Previously on Liar, Liar, Beginnings Of A Tragically Cheesy Sleazestache On Fire: Debbie and Bianca played the morality card on Rob, who didn't acknowledge her version of "morality" and therefore just considered it "the card." Everybody made each other nauseous, but no one recognized the foreshadowing. Rob came up with the Super-Secret Bus Egress Delay Plan, which gave him about thirty seconds of racing time but multiple hours of other people's attention, so he wrote it down under "Successes" in his Little Book Of Evil Plots. Various teams behaved like obnoxious, loud, stereotypically American cranks during a grocery Detour, culminating in Lynn and Alex throwing around unsupported allegations of retail corruption. Gretchen demonstrated just what a honkload of noise she was capable of making, and assorted South American domesticated and feral animals sought asylum elsewhere in response. Rob and Amber finished first, and the battle for last place came down to Brian and Greg and their blonde sweeties, creating the first close finish where there was a serious possibility that the losing team would be foiled by hair-wrangling difficulties. The boys pulled out the victory, and a couple of perfectly innocuous women found themselves banished to Sequesterville, the better to succumb to the charms of Ryan and Chuck. At least that's what I like to think happened, because that is some sparkling conversation on which I would have enjoyed eavesdropping.

Credits. It's so weird to remember that the TAR 1 credits had actual scenes from the race. They would so never feed the spoiler people like that now. We were so young once. I feel like this show is ballet, and I am Anne Bancroft. [BOMP.]

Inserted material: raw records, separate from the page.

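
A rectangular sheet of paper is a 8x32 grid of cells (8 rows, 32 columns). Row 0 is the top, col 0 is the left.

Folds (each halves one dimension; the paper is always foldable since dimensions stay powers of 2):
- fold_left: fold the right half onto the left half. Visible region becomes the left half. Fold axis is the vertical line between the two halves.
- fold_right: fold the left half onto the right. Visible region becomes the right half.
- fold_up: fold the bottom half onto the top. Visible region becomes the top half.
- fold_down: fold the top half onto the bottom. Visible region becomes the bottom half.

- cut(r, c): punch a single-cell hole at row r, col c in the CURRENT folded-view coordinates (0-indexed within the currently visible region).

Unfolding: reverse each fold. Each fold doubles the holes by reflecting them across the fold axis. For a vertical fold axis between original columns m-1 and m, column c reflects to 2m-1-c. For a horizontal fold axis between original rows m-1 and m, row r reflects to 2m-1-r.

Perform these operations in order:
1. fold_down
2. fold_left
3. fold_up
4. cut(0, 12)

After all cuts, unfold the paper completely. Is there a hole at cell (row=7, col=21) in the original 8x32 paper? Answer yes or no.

Op 1 fold_down: fold axis h@4; visible region now rows[4,8) x cols[0,32) = 4x32
Op 2 fold_left: fold axis v@16; visible region now rows[4,8) x cols[0,16) = 4x16
Op 3 fold_up: fold axis h@6; visible region now rows[4,6) x cols[0,16) = 2x16
Op 4 cut(0, 12): punch at orig (4,12); cuts so far [(4, 12)]; region rows[4,6) x cols[0,16) = 2x16
Unfold 1 (reflect across h@6): 2 holes -> [(4, 12), (7, 12)]
Unfold 2 (reflect across v@16): 4 holes -> [(4, 12), (4, 19), (7, 12), (7, 19)]
Unfold 3 (reflect across h@4): 8 holes -> [(0, 12), (0, 19), (3, 12), (3, 19), (4, 12), (4, 19), (7, 12), (7, 19)]
Holes: [(0, 12), (0, 19), (3, 12), (3, 19), (4, 12), (4, 19), (7, 12), (7, 19)]

Answer: no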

Commercials. I hate it when they show commercials for Survivor. Because, like, I already have to watch it. Don't rub it in. (Okay, it's actually kind of awesome right now because of what I'm sure is an entirely unintentional shortage of irredeemable jerkweeds, but still.)

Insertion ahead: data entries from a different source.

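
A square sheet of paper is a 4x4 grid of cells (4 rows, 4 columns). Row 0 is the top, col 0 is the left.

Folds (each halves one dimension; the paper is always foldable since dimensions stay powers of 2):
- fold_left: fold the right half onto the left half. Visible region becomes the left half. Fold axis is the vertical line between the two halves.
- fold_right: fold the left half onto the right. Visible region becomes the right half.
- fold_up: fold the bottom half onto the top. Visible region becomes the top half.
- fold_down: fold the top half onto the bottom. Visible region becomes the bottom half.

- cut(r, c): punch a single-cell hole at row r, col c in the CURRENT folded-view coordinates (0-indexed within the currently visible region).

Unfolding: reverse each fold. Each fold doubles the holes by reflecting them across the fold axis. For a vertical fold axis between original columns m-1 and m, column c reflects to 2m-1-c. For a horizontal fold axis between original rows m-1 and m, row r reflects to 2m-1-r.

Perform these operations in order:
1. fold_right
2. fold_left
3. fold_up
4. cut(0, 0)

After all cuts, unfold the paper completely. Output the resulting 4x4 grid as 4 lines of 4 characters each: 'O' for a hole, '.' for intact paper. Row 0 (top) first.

Op 1 fold_right: fold axis v@2; visible region now rows[0,4) x cols[2,4) = 4x2
Op 2 fold_left: fold axis v@3; visible region now rows[0,4) x cols[2,3) = 4x1
Op 3 fold_up: fold axis h@2; visible region now rows[0,2) x cols[2,3) = 2x1
Op 4 cut(0, 0): punch at orig (0,2); cuts so far [(0, 2)]; region rows[0,2) x cols[2,3) = 2x1
Unfold 1 (reflect across h@2): 2 holes -> [(0, 2), (3, 2)]
Unfold 2 (reflect across v@3): 4 holes -> [(0, 2), (0, 3), (3, 2), (3, 3)]
Unfold 3 (reflect across v@2): 8 holes -> [(0, 0), (0, 1), (0, 2), (0, 3), (3, 0), (3, 1), (3, 2), (3, 3)]

Answer: OOOO
....
....
OOOO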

We return to Santiago, Chile, where there are many people and, nearby, there are "Andean foothills." And here is Phil at the pit stop, looking lovely as usual. The banishment of eat/sleep/mingle appears to be permanent, as we have once again retreated to the "no idea what's in store for them" primer. Maybe there was some kind of mingling-related controversy. Maybe the FCC is issuing vague orders against mingling if it's, like, a boy and a boy, you know? Because they would. At any rate, Phil wonders whether Uchenna and Joyce can maintain their good standing after moving up in the pack last week, and whether Susan and Patrick can step outside their save-us-Dr.-Phil bickering long enough to keep things a bit more together this time.

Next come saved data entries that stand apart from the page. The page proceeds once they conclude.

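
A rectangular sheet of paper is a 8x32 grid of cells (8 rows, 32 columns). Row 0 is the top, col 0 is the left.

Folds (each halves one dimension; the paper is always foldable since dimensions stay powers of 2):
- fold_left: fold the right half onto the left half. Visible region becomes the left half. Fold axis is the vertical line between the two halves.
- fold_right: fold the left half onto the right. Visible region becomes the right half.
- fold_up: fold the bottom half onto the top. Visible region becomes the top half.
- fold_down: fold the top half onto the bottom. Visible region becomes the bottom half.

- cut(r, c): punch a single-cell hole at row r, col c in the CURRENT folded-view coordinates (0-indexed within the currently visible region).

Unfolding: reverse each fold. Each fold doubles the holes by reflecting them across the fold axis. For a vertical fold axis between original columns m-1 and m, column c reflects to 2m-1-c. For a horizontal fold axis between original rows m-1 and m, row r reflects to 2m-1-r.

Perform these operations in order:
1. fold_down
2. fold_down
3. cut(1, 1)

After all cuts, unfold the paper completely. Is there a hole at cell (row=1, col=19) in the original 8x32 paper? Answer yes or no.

Answer: no

Derivation:
Op 1 fold_down: fold axis h@4; visible region now rows[4,8) x cols[0,32) = 4x32
Op 2 fold_down: fold axis h@6; visible region now rows[6,8) x cols[0,32) = 2x32
Op 3 cut(1, 1): punch at orig (7,1); cuts so far [(7, 1)]; region rows[6,8) x cols[0,32) = 2x32
Unfold 1 (reflect across h@6): 2 holes -> [(4, 1), (7, 1)]
Unfold 2 (reflect across h@4): 4 holes -> [(0, 1), (3, 1), (4, 1), (7, 1)]
Holes: [(0, 1), (3, 1), (4, 1), (7, 1)]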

12:34 AM. Rob and Amber. They open their clue, which tells them to drive themselves to Argentina through the Andes mountains, a trek Phil explains will be about 150 miles. There, they'll find a bridge called Puente Viejo, where they'll grab up another clue. Rob notes that the clue also indicates a Yield coming up, so presumably they want to get moving, lest one of the already-declared haters get any crazy ideas. The clue tells them that their cars are parked at a specific garage, and as they take off to head that way, Rob says that he and Amber "definitely have luck on [their] side." He adds, however, that they've been increasing their odds of having good luck by "taking a lot of chances." True, although they've also certainly increased their odds of having bad luck. I think it's safe to say Rob's whole feats-of-derring-do thing reduces the predictability of his experience, if nothing else. "You know that thing, the American dream?" he says, in an interview that appears very randomly placed at this particular spot. "Amber and I are living it." I suppose they could be said, in a sense, to be living the New American Dream, in which fame and money and the cover of Us Weekly, unsupported by any particularly worthwhile achievement, light upon the shoulders of the telegenic like so many chirping bluebirds. They ask someone to help them find the garage, and Rob comments on how nice the people they've been meeting have been. Apparently, Survivor viewership does not run high in this part of the world.